Which of the following is an absolute contraindication to VBAC (trial of labour after previous caesarean)?

A. Single previous transverse lower-segment CS with spontaneous onset of labour

B. Previous classical (vertical) uterine incision

C. Bishop score of 6 at 39 weeks in a VBAC candidate

D. Maternal age above 35 years with previous LSCS

Reveal Answer

Answer: B. Previous classical (vertical) uterine incision

Previous classical (vertical) CS carries a uterine rupture risk of 4–9% in labour — far higher than the 0.5–1% for a transverse LUS scar. Classical CS is an absolute contraindication to VBAC; elective repeat CS at 36–37 weeks before labour onset is mandatory. A single previous transverse LUS scar with spontaneous labour and a favourable Bishop score is a reasonable VBAC candidate, as is a woman over 35 with no other risk factors.

SELF-CHECK

At laparotomy for suspected uterine rupture, you find a 4 cm lateral extension of the LUS incision with active arterial haemorrhage. The patient is G3P2 and haemodynamically unstable despite resuscitation. What is the most appropriate surgical management?
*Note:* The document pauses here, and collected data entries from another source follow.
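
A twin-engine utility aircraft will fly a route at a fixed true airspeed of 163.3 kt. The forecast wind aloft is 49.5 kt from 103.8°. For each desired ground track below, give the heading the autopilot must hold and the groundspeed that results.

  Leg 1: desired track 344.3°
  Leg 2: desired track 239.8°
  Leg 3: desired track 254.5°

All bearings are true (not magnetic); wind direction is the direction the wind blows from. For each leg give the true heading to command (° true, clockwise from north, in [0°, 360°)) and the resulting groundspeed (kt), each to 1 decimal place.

Leg 1: heading=359.6°, groundspeed=181.9 kt
Leg 2: heading=227.6°, groundspeed=195.2 kt
Leg 3: heading=246.0°, groundspeed=204.7 kt

Leg 1: desired track 344.3°; wind correction +15.3° → command heading 359.6°, groundspeed 181.9 kt
Leg 2: desired track 239.8°; wind correction -12.2° → command heading 227.6°, groundspeed 195.2 kt
Leg 3: desired track 254.5°; wind correction -8.5° → command heading 246.0°, groundspeed 204.7 kt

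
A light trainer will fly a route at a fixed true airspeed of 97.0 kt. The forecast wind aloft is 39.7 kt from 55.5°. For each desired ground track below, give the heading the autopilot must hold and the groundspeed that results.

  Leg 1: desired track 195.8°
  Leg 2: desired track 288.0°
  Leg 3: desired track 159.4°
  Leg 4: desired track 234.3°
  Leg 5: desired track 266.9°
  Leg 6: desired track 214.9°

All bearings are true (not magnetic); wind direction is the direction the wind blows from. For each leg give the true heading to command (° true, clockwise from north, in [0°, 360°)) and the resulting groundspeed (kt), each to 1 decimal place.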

A. Primary repair of the tear with two-layer closure and uterine conservation

B. Subtotal (supracervical) hysterectomy to control haemorrhage

C. Total abdominal hysterectomy as the first choice in all ruptures

D. Packing the uterus with gauze and closing the abdomen

Reveal Answer

Answer: B. Subtotal (supracervical) hysterectomy to control haemorrhage

A haemodynamically unstable patient with extensive rupture and active haemorrhage requires subtotal hysterectomy — the fastest effective surgical option. Subtotal hysterectomy removes the uterine body (the site of bleeding) while leaving the cervix, reducing operative time compared to total hysterectomy. Simple repair is inappropriate when the tear is extensive and haemostasis cannot be achieved conservatively. Total hysterectomy is preferred when the tear extends to the cervix. Uterine packing is not a definitive treatment for rupture.

CLINICAL PEARL

The most dangerous feature of scar rupture is its subtlety. Unlike the dramatic presentation of unscarred-uterus rupture, an LUS scar may separate silently — without abdominal pain or maternal haemodynamic change — and the first clue may be a prolonged CTG deceleration or a drop in the baseline FHR. In VBAC labour, treat any unexplained CTG abnormality as scar rupture until proven otherwise. The cost of a false-positive emergency CS is an unnecessary operation; the cost of a missed rupture is maternal and fetal death.